Gaston is probably the most conceited character in the history of the musical theater, and Merchant does him to the hilt- posing, preening and leaping about. His seamless transformation from a harmless buffoon to a menacing murderous villain is a highlight of the show.

Chris Warren Gilbert is a powerful Beast, able to effectively convey the various elements of his character- ferocity, frustration and tenderness- despite the confines of his heavy makeup.

As the French candelabra Lumiére, Joshua Finkel nearly outshone (pun intended) all the other performers. Finkel led the show’s most delightful musical sequence, the can-canlike “Be Our Guest,” featuring a boutique of high-kicking animated kitchen utensils.

The supporting cast was equally memorable. Disney productions often use Laurel and Hardylike comedy pairs to offset romantic leads, and James W. Gruessing Jr.’s grousewithaheart Cogsworth is the perfect foil for Finkel’s Lumiére. David Gordon’s clownish Lefou reflects another favorite Disney device, the dastardly yet comical sidekick to the lead villain.

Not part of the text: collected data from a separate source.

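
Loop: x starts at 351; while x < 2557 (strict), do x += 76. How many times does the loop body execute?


Step 1: x goes from 351 toward 2557 by 76; the body runs while x<2557, so iterations = ceil((bound-start)/step)
Step 2: Distance=2206
Step 3: ceil(2206/76)=30

30


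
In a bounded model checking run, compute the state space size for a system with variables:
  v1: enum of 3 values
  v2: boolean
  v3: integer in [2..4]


State space = product of domain sizes of all variables.
Domain sizes:
  v1 (enum of 3 values): 3
  v2 (boolean): 2
  v3 (integer in [2..4]): 3
Product = 3 * 2 * 3 = 18

18


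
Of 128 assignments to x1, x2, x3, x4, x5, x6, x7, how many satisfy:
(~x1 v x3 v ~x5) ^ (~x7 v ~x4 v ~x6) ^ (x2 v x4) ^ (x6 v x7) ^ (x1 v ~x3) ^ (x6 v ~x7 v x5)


CNF with 6 clauses over 7 vars (128 assignments).
An assignment satisfies CNF iff every clause has >=1 true literal.
Check each row (bits = x1,x2,x3,x4,x5,x6,x7; clause T/F shown):
  row 0 [0000000]: clauses=TTFFTT -> 0
  row 1 [0000001]: clauses=TTFTTF -> 0
  row 2 [0000010]: clauses=TTFTTT -> 0
  row 3 [0000011]: clauses=TTFTTT -> 0
  row 4 [0000100]: clauses=TTFFTT -> 0
  (every remaining row is evaluated the same way; all 128 results are listed next)
Full result column, 8 rows per line (x1,x2,x3,x4 fixed per line; x5,x6,x7 runs 000..111 left to right):
  rows 0-7 [x1,x2,x3,x4=0000]: 00000000  (ones: 0)
  rows 8-15 [x1,x2,x3,x4=0001]: 00100110  (ones: 3)
  rows 16-23 [x1,x2,x3,x4=0010]: 00000000  (ones: 0)
  rows 24-31 [x1,x2,x3,x4=0011]: 00000000  (ones: 0)
  rows 32-39 [x1,x2,x3,x4=0100]: 00110111  (ones: 5)
  rows 40-47 [x1,x2,x3,x4=0101]: 00100110  (ones: 3)
  rows 48-55 [x1,x2,x3,x4=0110]: 00000000  (ones: 0)
  rows 56-63 [x1,x2,x3,x4=0111]: 00000000  (ones: 0)
  rows 64-71 [x1,x2,x3,x4=1000]: 00000000  (ones: 0)
  rows 72-79 [x1,x2,x3,x4=1001]: 00100000  (ones: 1)
  rows 80-87 [x1,x2,x3,x4=1010]: 00000000  (ones: 0)
  rows 88-95 [x1,x2,x3,x4=1011]: 00100110  (ones: 3)
  rows 96-103 [x1,x2,x3,x4=1100]: 00110000  (ones: 2)
  rows 104-111 [x1,x2,x3,x4=1101]: 00100000  (ones: 1)
  rows 112-119 [x1,x2,x3,x4=1110]: 00110111  (ones: 5)
  rows 120-127 [x1,x2,x3,x4=1111]: 00100110  (ones: 3)
Satisfying assignments = 0+3+0+0+5+3+0+0+0+1+0+3+2+1+5+3 = 26

26


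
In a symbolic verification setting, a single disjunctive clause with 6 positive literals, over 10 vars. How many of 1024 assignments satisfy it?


Step 1: Total=2^10=1024
Step 2: Unsat when all 6 false: 2^4=16
Step 3: Sat=1024-16=1008

1008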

The portrayals of the other minor characters were no less sparkling, including Lisa Donahey (a wonderful Mrs. Potts), Daniel Ross Noble as the tumbling doormat, Jack Curenton as the avuncular Maurice and ten-year-old Brooke Kathleen Murphy as the disembodied Chip. As the armoire, Madame de la Grande Bouche, contralto Victoria Hart may have been the best of all. Hart’s divalike performance, despite being swallowed up by her bulky costume, was on par with any in the show.

Director Lewis Wilkenfeld made sure that all elements of his production were right on target.

The whimsical set design ranged from beautifully painted backdrops of the countryside to the interior of the castle, the contents of which brought to mind the angular, lopsided furniture in a Disney Fantasyland “dark ride.”

Besides the colorful costumes, the evocative lighting was also noteworthy, especially in the scenes in the Beast’s alcove and balcony.

Tom Griffin flawlessly led the 16-piece orchestra in the challenging score. The musical numbers included many songs written by Howard Ashman and Alan Menken for the 1991 film, including the aforementioned “Be Our Guest,” the title song and “Belle.” Ashman’s death from AIDS during the making of the film ended one of the most distinguished careers in the post-Rodgers and Hammerstein years.

For the Broadway version, composer Alan Menken teamed up with lyricist Tim Rice to add six more songs, two of these featuring Gaston, including the self-aggrandizing “Me,” which effectively introduces his character.

Also added was “Human Again,” sung by the enchanted castle objects, a song that was excised from the film but revived for the stage production.

“Beauty and the Beast” will delight children as well as their parents. Both contingents were thoroughly entertained by Cabrillo’s remarkable staging of what will continue to be a classic of musical theater.